Podcasting: A Personal Form of Media

In this week's newsletter, Alice Hazell discusses the value of podcasting as a public yet deeply intimate medium for conversation.

If you’re someone who keeps up with the Kardashians, then you are likely to have seen Khloe Kardashian’s most recent argument with Kris Jenner. If you haven’t seen the episode, then I’ll give you a brief: Kris suggested to Khloe that she start a podcast, to which Khloe replied that she would love to, but she couldn’t possibly take on a podcast when her ‘momager’, Kris, does not provide her enough support. While a whole book could be written on the mother-daughter-business dynamics that shines through in this episode of The Kardashians, the thing that was most notable to me was far simpler: 

One of the most famous women in the world wanted to create a podcast. 

When you look at the numbers, this isn’t surprising. Currently, there are over two million active podcasts worldwide, with around 465 million listeners. For context, as of the third quarter of this year, Netflix had 247 million subscribers. While it may be extremely competitive, it is also lucrative. As of May this year, The Joe Rogan Experience brought in an annual revenue of $60 million. For a form of media that has only existed for 20 years, these figures are phenomenal.  

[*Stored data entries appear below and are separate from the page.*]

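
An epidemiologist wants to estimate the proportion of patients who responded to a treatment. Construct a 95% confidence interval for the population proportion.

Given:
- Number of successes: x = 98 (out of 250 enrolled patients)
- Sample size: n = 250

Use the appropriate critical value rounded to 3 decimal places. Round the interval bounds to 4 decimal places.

Sample proportion: p̂ = 98/250 = 0.392000

Check conditions for normal approximation:
  np̂ = 98 ≥ 10 ✓
  n(1-p̂) = 152 ≥ 10 ✓

The sample is large enough, so use a z-interval (normal approximation) for the proportion.

For 95% confidence, z* = 1.96 (from standard normal table)

Standard error: SE = √(p̂(1-p̂)/n) = √(0.392000×0.608000/250) = 0.03087627

Margin of error: E = z* × SE = 1.96 × 0.03087627 = 0.060517

Z-interval: p̂ ± E = 0.392000 ± 0.060517 = (0.331483, 0.452517)

Rounded to 4 decimal places:

(0.3315, 0.4525)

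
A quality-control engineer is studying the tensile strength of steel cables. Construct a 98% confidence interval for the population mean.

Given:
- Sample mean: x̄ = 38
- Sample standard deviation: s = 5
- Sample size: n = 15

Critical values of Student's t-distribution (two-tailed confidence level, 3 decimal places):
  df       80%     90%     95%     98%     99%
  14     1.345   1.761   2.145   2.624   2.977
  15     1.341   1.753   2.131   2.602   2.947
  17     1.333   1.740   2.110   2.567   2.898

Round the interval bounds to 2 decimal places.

The population standard deviation σ is unknown (only the sample standard deviation s is given), so use a t-interval with df = n - 1 = 15 - 1 = 14.

For 98% confidence with df = 14, t* = 2.624 (from t-table)

Standard error: SE = s/√n = 5/√15 = 1.290994

Margin of error: E = t* × SE = 2.624 × 1.290994 = 3.3876

T-interval: x̄ ± E = 38 ± 3.3876 = (34.6124, 41.3876)

Rounded to 2 decimal places:

(34.61, 41.39)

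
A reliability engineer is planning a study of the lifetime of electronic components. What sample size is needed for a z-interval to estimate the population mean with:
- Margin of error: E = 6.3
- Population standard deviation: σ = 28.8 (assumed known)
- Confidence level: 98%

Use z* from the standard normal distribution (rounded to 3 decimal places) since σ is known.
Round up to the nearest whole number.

Using z* since population σ is known (z-interval formula).

For 98% confidence, z* = 2.326 (from standard normal table)

Sample size formula for z-interval: n = (z*σ/E)²

n = (2.326 × 28.8 / 6.3)²
  = (10.633143)²
  = 113.0637

Round up to the nearest whole number: n = 114

114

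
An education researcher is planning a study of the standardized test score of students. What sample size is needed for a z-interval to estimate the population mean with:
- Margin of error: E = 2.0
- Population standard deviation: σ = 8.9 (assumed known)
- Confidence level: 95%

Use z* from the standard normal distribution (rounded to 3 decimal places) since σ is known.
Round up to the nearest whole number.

Using z* since population σ is known (z-interval formula).

For 95% confidence, z* = 1.96 (from standard normal table)

Sample size formula for z-interval: n = (z*σ/E)²

n = (1.96 × 8.9 / 2.0)²
  = (8.722000)²
  = 76.0733

Round up to the nearest whole number: n = 77

77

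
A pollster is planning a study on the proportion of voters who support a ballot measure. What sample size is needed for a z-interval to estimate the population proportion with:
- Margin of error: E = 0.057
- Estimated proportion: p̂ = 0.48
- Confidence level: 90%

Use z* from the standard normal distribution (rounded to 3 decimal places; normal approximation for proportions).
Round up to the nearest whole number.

Using z* for proportion z-interval (normal approximation).

For 90% confidence, z* = 1.645 (from standard normal table)

Sample size formula for proportion z-interval: n = z*²p̂(1-p̂)/E²

n = 1.645² × 0.48 × 0.52 / 0.057²
  = 2.706025 × 0.2496 / 0.003249
  = 207.8867

Round up to the nearest whole number: n = 208

208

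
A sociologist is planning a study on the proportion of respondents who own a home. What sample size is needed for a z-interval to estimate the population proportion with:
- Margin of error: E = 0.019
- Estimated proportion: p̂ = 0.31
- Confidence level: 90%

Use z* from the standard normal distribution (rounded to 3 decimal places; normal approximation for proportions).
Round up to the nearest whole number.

Using z* for proportion z-interval (normal approximation).

For 90% confidence, z* = 1.645 (from standard normal table)

Sample size formula for proportion z-interval: n = z*²p̂(1-p̂)/E²

n = 1.645² × 0.31 × 0.69 / 0.019²
  = 2.706025 × 0.2139 / 0.000361
  = 1603.3760

Round up to the nearest whole number: n = 1604

1604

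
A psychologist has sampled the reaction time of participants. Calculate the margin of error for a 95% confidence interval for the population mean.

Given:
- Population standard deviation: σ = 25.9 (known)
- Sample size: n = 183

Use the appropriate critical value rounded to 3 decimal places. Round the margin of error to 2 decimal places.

The population standard deviation σ is known, so use the z-interval margin of error formula.

For 95% confidence, z* = 1.96 (from standard normal table)

Margin of error formula for z-interval: E = z* × σ/√n

E = 1.96 × 25.9/√183
  = 1.96 × 1.914583
  = 3.7526

Rounded to 2 decimal places:

3.75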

With the recent launch of the new Oxford Media Society podcast, Spotlight, it felt worthwhile to briefly discuss why podcasting has such a unique place in the media. In the same way that The Kardashians is a direct line into the lives of the eponymous family, podcasts have a sense of personalness that other forms of media lack. From Emma Chamberlain’s Anything Goes, which she frequently records from her bed, to Stephen Bartlett’s Diary of CEO, which is just a conversation between him and his guest, you listen to a podcast in order to catch up with the host (and their guests) specifically. Authenticity is vital, so it’s unsurprising that some of the most popular podcasts in the world are hosted by friends, couples, or siblings. Off Menu with Ed Gamble and James Acaster is currently the third most popular podcast in the UK. The comedians have been friends since around 2011, and their familiarity and chemistry with each other is certainly the fuel to their comedic fire. A good podcast is made from a good conversation, one in which the listeners do not directly participate, but are nevertheless still included. I hope Spotlight embodies this same level of intimacy. Our hosts have spoken to people at the top of their fields, about their expertise and careers. As students at the beginning of their career, it’s a terrifying thing to do, but I also hope that in admitting our inexperience, and asking questions that we truly want to hear the answers to, our listeners are offered a direct insight into the media, and everything that comes along with that.